So you're hosting Thanksgiving! Whether this means putting all the leaves in your dining table for extended family, or if that sentence confuses you and you'll be dragging desk chairs and ottomans around a card table for all your friends who are staying in town for the holiday, it can be fantastic.
Don't feel like you have to pick up a Martha Stewart magazine or follow a prep list that begins in September. In fact, let's stay away from Martha Stewart or Epicurious.com unless you need a specific recipe. This leads to our first tip.

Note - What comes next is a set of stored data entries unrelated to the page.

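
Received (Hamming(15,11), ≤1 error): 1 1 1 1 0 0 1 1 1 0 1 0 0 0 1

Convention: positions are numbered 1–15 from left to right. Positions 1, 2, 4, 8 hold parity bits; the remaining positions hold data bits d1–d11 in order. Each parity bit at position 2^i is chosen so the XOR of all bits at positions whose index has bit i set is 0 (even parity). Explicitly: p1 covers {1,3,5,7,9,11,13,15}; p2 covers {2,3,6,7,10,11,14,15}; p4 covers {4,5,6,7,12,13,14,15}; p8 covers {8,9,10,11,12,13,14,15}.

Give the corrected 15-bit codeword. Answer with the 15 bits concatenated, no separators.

111101111010001

s1 (pos 1,3,5,7,9,11,13,15): 1⊕1⊕0⊕1⊕1⊕1⊕0⊕1 = 0
s2 (pos 2,3,6,7,10,11,14,15): 1⊕1⊕0⊕1⊕0⊕1⊕0⊕1 = 1
s4 (pos 4,5,6,7,12,13,14,15): 1⊕0⊕0⊕1⊕0⊕0⊕0⊕1 = 1
s8 (pos 8,9,10,11,12,13,14,15): 1⊕1⊕0⊕1⊕0⊕0⊕0⊕1 = 0
Syndrome s8…s1 = 0110 → error at position 6.
Flip position 6: 111100111010001 → 111101111010001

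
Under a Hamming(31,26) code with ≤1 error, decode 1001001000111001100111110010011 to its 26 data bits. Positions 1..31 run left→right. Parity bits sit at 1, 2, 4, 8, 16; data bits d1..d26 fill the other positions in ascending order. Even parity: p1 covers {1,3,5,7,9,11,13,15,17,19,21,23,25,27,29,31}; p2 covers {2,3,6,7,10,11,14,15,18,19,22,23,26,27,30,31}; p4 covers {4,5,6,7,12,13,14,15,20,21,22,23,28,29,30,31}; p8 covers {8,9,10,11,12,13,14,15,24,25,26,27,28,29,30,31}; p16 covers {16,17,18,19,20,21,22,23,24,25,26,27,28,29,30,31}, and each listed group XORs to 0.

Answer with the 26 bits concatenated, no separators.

00010001100100111110010011

s1 (pos 1,3,5,7,9,11,13,15,17,19,21,23,25,27,29,31): 1⊕0⊕0⊕1⊕0⊕1⊕1⊕0⊕1⊕0⊕1⊕1⊕0⊕1⊕0⊕1 = 1
s2 (pos 2,3,6,7,10,11,14,15,18,19,22,23,26,27,30,31): 0⊕0⊕0⊕1⊕0⊕1⊕0⊕0⊕0⊕0⊕1⊕1⊕0⊕1⊕1⊕1 = 1
s4 (pos 4,5,6,7,12,13,14,15,20,21,22,23,28,29,30,31): 1⊕0⊕0⊕1⊕1⊕1⊕0⊕0⊕1⊕1⊕1⊕1⊕0⊕0⊕1⊕1 = 0
s8 (pos 8,9,10,11,12,13,14,15,24,25,26,27,28,29,30,31): 0⊕0⊕0⊕1⊕1⊕1⊕0⊕0⊕1⊕0⊕0⊕1⊕0⊕0⊕1⊕1 = 1
s16 (pos 16,17,18,19,20,21,22,23,24,25,26,27,28,29,30,31): 1⊕1⊕0⊕0⊕1⊕1⊕1⊕1⊕1⊕0⊕0⊕1⊕0⊕0⊕1⊕1 = 0
Syndrome s16…s1 = 01011 → error at position 11.
Flip position 11: 1001001000111001100111110010011 → 1001001000011001100111110010011
Read data bits from positions 3,5,6,7,9,10,11,12,13,14,15,17,18,19,20,21,22,23,24,25,26,27,28,29,30,31: 00010001100100111110010011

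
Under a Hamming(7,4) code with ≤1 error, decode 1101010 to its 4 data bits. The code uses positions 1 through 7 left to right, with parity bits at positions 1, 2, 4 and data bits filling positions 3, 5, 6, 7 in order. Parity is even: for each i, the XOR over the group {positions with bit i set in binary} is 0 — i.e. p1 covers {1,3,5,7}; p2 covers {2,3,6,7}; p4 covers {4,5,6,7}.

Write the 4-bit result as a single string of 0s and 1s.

s1 (pos 1,3,5,7): 1⊕0⊕0⊕0 = 1
s2 (pos 2,3,6,7): 1⊕0⊕1⊕0 = 0
s4 (pos 4,5,6,7): 1⊕0⊕1⊕0 = 0
Syndrome s4…s1 = 001 → error at position 1.
Flip position 1: 1101010 → 0101010
Read data bits from positions 3,5,6,7: 0010

0010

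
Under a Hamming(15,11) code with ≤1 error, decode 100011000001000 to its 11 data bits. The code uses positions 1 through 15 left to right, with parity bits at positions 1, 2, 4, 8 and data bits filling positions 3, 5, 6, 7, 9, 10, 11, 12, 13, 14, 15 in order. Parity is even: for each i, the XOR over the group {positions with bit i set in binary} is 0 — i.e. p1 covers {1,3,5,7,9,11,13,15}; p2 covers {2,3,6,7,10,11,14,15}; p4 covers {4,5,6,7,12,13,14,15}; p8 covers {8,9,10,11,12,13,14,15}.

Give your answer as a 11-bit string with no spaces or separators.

01100001010

s1 (pos 1,3,5,7,9,11,13,15): 1⊕0⊕1⊕0⊕0⊕0⊕0⊕0 = 0
s2 (pos 2,3,6,7,10,11,14,15): 0⊕0⊕1⊕0⊕0⊕0⊕0⊕0 = 1
s4 (pos 4,5,6,7,12,13,14,15): 0⊕1⊕1⊕0⊕1⊕0⊕0⊕0 = 1
s8 (pos 8,9,10,11,12,13,14,15): 0⊕0⊕0⊕0⊕1⊕0⊕0⊕0 = 1
Syndrome s8…s1 = 1110 → error at position 14.
Flip position 14: 100011000001000 → 100011000001010
Read data bits from positions 3,5,6,7,9,10,11,12,13,14,15: 01100001010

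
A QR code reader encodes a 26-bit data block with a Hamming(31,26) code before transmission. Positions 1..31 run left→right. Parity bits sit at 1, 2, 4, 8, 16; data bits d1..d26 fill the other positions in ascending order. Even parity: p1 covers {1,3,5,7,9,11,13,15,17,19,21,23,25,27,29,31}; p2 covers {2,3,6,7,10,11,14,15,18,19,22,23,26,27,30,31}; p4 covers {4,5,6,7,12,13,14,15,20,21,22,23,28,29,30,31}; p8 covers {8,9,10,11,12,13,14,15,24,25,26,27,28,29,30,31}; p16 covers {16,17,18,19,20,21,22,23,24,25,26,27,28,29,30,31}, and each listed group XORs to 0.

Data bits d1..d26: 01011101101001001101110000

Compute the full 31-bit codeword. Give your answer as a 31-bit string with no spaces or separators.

1001101011011010001001101110000

Place data at non-parity positions: p1 p2 0 p4 1 0 1 p8 1 1 0 1 1 0 1 p16 0 0 1 0 0 1 1 0 1 1 1 0 0 0 0
p1 (pos 1,3,5,7,9,11,13,15,17,19,21,23,25,27,29,31): XOR of data positions = 0⊕1⊕1⊕1⊕0⊕1⊕1⊕0⊕1⊕0⊕1⊕1⊕1⊕0⊕0 = 1
p2 (pos 2,3,6,7,10,11,14,15,18,19,22,23,26,27,30,31): XOR of data positions = 0⊕0⊕1⊕1⊕0⊕0⊕1⊕0⊕1⊕1⊕1⊕1⊕1⊕0⊕0 = 0
p4 (pos 4,5,6,7,12,13,14,15,20,21,22,23,28,29,30,31): XOR of data positions = 1⊕0⊕1⊕1⊕1⊕0⊕1⊕0⊕0⊕1⊕1⊕0⊕0⊕0⊕0 = 1
p8 (pos 8,9,10,11,12,13,14,15,24,25,26,27,28,29,30,31): XOR of data positions = 1⊕1⊕0⊕1⊕1⊕0⊕1⊕0⊕1⊕1⊕1⊕0⊕0⊕0⊕0 = 0
p16 (pos 16,17,18,19,20,21,22,23,24,25,26,27,28,29,30,31): XOR of data positions = 0⊕0⊕1⊕0⊕0⊕1⊕1⊕0⊕1⊕1⊕1⊕0⊕0⊕0⊕0 = 0
Codeword: 1001101011011010001001101110000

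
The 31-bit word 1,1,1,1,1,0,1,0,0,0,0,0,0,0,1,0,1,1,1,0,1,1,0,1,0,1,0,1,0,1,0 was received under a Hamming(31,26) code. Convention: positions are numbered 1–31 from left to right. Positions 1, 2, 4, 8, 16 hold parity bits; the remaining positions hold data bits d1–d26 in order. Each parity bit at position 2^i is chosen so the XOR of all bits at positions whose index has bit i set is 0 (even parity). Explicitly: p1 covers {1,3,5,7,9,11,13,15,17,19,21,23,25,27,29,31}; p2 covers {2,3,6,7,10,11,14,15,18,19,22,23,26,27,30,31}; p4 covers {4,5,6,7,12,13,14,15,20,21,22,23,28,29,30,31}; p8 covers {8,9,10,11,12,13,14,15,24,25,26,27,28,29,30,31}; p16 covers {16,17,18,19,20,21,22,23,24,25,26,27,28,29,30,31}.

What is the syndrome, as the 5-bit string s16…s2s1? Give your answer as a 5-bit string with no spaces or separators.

11010

s1 (pos 1,3,5,7,9,11,13,15,17,19,21,23,25,27,29,31): 1⊕1⊕1⊕1⊕0⊕0⊕0⊕1⊕1⊕1⊕1⊕0⊕0⊕0⊕0⊕0 = 0
s2 (pos 2,3,6,7,10,11,14,15,18,19,22,23,26,27,30,31): 1⊕1⊕0⊕1⊕0⊕0⊕0⊕1⊕1⊕1⊕1⊕0⊕1⊕0⊕1⊕0 = 1
s4 (pos 4,5,6,7,12,13,14,15,20,21,22,23,28,29,30,31): 1⊕1⊕0⊕1⊕0⊕0⊕0⊕1⊕0⊕1⊕1⊕0⊕1⊕0⊕1⊕0 = 0
s8 (pos 8,9,10,11,12,13,14,15,24,25,26,27,28,29,30,31): 0⊕0⊕0⊕0⊕0⊕0⊕0⊕1⊕1⊕0⊕1⊕0⊕1⊕0⊕1⊕0 = 1
s16 (pos 16,17,18,19,20,21,22,23,24,25,26,27,28,29,30,31): 0⊕1⊕1⊕1⊕0⊕1⊕1⊕0⊕1⊕0⊕1⊕0⊕1⊕0⊕1⊕0 = 1
Syndrome s16…s1 = 11010 → error at position 26.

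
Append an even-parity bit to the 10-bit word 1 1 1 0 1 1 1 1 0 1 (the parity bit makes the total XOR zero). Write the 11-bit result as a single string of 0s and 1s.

XOR of the 10 data bits: 1⊕1⊕1⊕0⊕1⊕1⊕1⊕1⊕0⊕1 = 0
Parity bit = 0 (so all 11 bits XOR to 0).

11101111010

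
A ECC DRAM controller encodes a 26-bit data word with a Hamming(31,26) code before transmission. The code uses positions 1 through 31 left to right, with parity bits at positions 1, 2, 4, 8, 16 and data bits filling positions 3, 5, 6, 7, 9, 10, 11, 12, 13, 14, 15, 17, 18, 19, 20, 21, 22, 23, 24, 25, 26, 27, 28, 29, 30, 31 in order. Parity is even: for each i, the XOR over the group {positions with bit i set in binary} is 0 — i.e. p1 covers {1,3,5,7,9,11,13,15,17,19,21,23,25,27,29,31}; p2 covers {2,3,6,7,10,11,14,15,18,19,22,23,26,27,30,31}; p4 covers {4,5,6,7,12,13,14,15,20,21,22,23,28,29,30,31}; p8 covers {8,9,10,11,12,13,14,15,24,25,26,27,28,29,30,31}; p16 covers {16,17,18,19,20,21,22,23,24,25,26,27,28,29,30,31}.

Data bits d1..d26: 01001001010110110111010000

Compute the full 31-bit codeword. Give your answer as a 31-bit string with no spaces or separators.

1000100010010100110110111010000

Place data at non-parity positions: p1 p2 0 p4 1 0 0 p8 1 0 0 1 0 1 0 p16 1 1 0 1 1 0 1 1 1 0 1 0 0 0 0
p1 (pos 1,3,5,7,9,11,13,15,17,19,21,23,25,27,29,31): XOR of data positions = 0⊕1⊕0⊕1⊕0⊕0⊕0⊕1⊕0⊕1⊕1⊕1⊕1⊕0⊕0 = 1
p2 (pos 2,3,6,7,10,11,14,15,18,19,22,23,26,27,30,31): XOR of data positions = 0⊕0⊕0⊕0⊕0⊕1⊕0⊕1⊕0⊕0⊕1⊕0⊕1⊕0⊕0 = 0
p4 (pos 4,5,6,7,12,13,14,15,20,21,22,23,28,29,30,31): XOR of data positions = 1⊕0⊕0⊕1⊕0⊕1⊕0⊕1⊕1⊕0⊕1⊕0⊕0⊕0⊕0 = 0
p8 (pos 8,9,10,11,12,13,14,15,24,25,26,27,28,29,30,31): XOR of data positions = 1⊕0⊕0⊕1⊕0⊕1⊕0⊕1⊕1⊕0⊕1⊕0⊕0⊕0⊕0 = 0
p16 (pos 16,17,18,19,20,21,22,23,24,25,26,27,28,29,30,31): XOR of data positions = 1⊕1⊕0⊕1⊕1⊕0⊕1⊕1⊕1⊕0⊕1⊕0⊕0⊕0⊕0 = 0
Codeword: 1000100010010100110110111010000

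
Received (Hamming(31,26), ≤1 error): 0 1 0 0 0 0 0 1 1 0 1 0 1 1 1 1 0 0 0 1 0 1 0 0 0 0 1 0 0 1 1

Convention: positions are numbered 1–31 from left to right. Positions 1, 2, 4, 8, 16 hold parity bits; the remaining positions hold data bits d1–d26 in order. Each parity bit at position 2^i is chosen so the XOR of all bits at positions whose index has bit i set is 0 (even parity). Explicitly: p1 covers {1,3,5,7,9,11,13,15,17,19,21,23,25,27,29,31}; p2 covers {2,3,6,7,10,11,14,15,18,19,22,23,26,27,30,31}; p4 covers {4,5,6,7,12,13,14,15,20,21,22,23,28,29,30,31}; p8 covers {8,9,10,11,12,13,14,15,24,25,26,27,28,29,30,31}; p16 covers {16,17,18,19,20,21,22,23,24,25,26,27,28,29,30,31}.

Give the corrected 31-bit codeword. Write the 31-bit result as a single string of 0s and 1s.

s1 (pos 1,3,5,7,9,11,13,15,17,19,21,23,25,27,29,31): 0⊕0⊕0⊕0⊕1⊕1⊕1⊕1⊕0⊕0⊕0⊕0⊕0⊕1⊕0⊕1 = 0
s2 (pos 2,3,6,7,10,11,14,15,18,19,22,23,26,27,30,31): 1⊕0⊕0⊕0⊕0⊕1⊕1⊕1⊕0⊕0⊕1⊕0⊕0⊕1⊕1⊕1 = 0
s4 (pos 4,5,6,7,12,13,14,15,20,21,22,23,28,29,30,31): 0⊕0⊕0⊕0⊕0⊕1⊕1⊕1⊕1⊕0⊕1⊕0⊕0⊕0⊕1⊕1 = 1
s8 (pos 8,9,10,11,12,13,14,15,24,25,26,27,28,29,30,31): 1⊕1⊕0⊕1⊕0⊕1⊕1⊕1⊕0⊕0⊕0⊕1⊕0⊕0⊕1⊕1 = 1
s16 (pos 16,17,18,19,20,21,22,23,24,25,26,27,28,29,30,31): 1⊕0⊕0⊕0⊕1⊕0⊕1⊕0⊕0⊕0⊕0⊕1⊕0⊕0⊕1⊕1 = 0
Syndrome s16…s1 = 01100 → error at position 12.
Flip position 12: 0100000110101111000101000010011 → 0100000110111111000101000010011

0100000110111111000101000010011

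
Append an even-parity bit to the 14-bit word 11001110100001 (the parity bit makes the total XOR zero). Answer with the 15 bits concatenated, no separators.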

The more prone you are to making elaborate plans you never follow through with, the more likely you are to be overwhelmed and frazzled on the big day. Let us not forget the Friends where Monica agrees to make everyone's favorite kind of potatoes and the whole meal ends up ruined. (If you do forget this, check out our list of our favorite TV Thanksgiving episodes.) Make a simple menu of dishes you're comfortable with. This isn't the time to try feta walnut date cigars if you've never worked with philo dough. Garlic and cheese crostini you could probably handle.
If you want a good guide for how much to have, here is the classic list of dishes for a dinner party and a sort of sample menu.
- Appetizer/Salad — Make it easy on yourself and get a cheese platter.
- Main dish — Um, turkey.
- Green/Yellow Veggie — Don't discount green bean casserole, a lot of people find it to be a comforting staple. These Brussels sprouts for people who think they hate Brussels sprouts are an elegant alternative.
- Starch — Potatoes: Mashed, scalloped or sweet and whipped with marshmallows, people expect potatoes on Thanksgiving.
- Bread — Dinner rolls. Done.
- Dessert — A lot of people who don't consider themselves "cooks" have fun with dessert. This could be your dish with which to get creative. Or if baking isn't your thing, you can get a decent pumpkin pie almost anywhere. Seriously, I've had an awesome pumpkin pie from a convenience store before. If you're sensitive about appearances, slip the pie out of the tin and into a glass pie plate.
- Lastly, I'm not sure if this falls under overplanning or underplanning, but don't put a dish on the menu you've never tried before. Practice anything new once to make sure you know how long it takes and that there are no unpredictably complex steps to preparation.
So simple, so important, yet so tricky. My mother has been "helpfully reminding" me for weeks to put the turkey in the fridge to defrost the Saturday before Thanksgiving. Apparently there was an early holiday in her marriage when she was in tears because the inside of her turkey was still frozen on Thanksgiving day. (Hi Mom! Hahaha, yeah right, my parents don't have the Internet.)
A roasting pan isn't something everyone uses with frequency, or for something as large as a turkey. Make sure you're on top of this step before the big day. Though, apparently you can fashion a DIY roasting pan out of a wire rack and tinfoil. This looks far from foolproof, however.
Remember to leave your turkey 10 minutes to rest after it comes out of the oven, or else the juices will all run out when you carve it. (A good time to mash your potatoes.) Speaking of carving, if some experienced matriarch or patriarch isn't going to be available, watching a YouTube demo isn't a bad idea.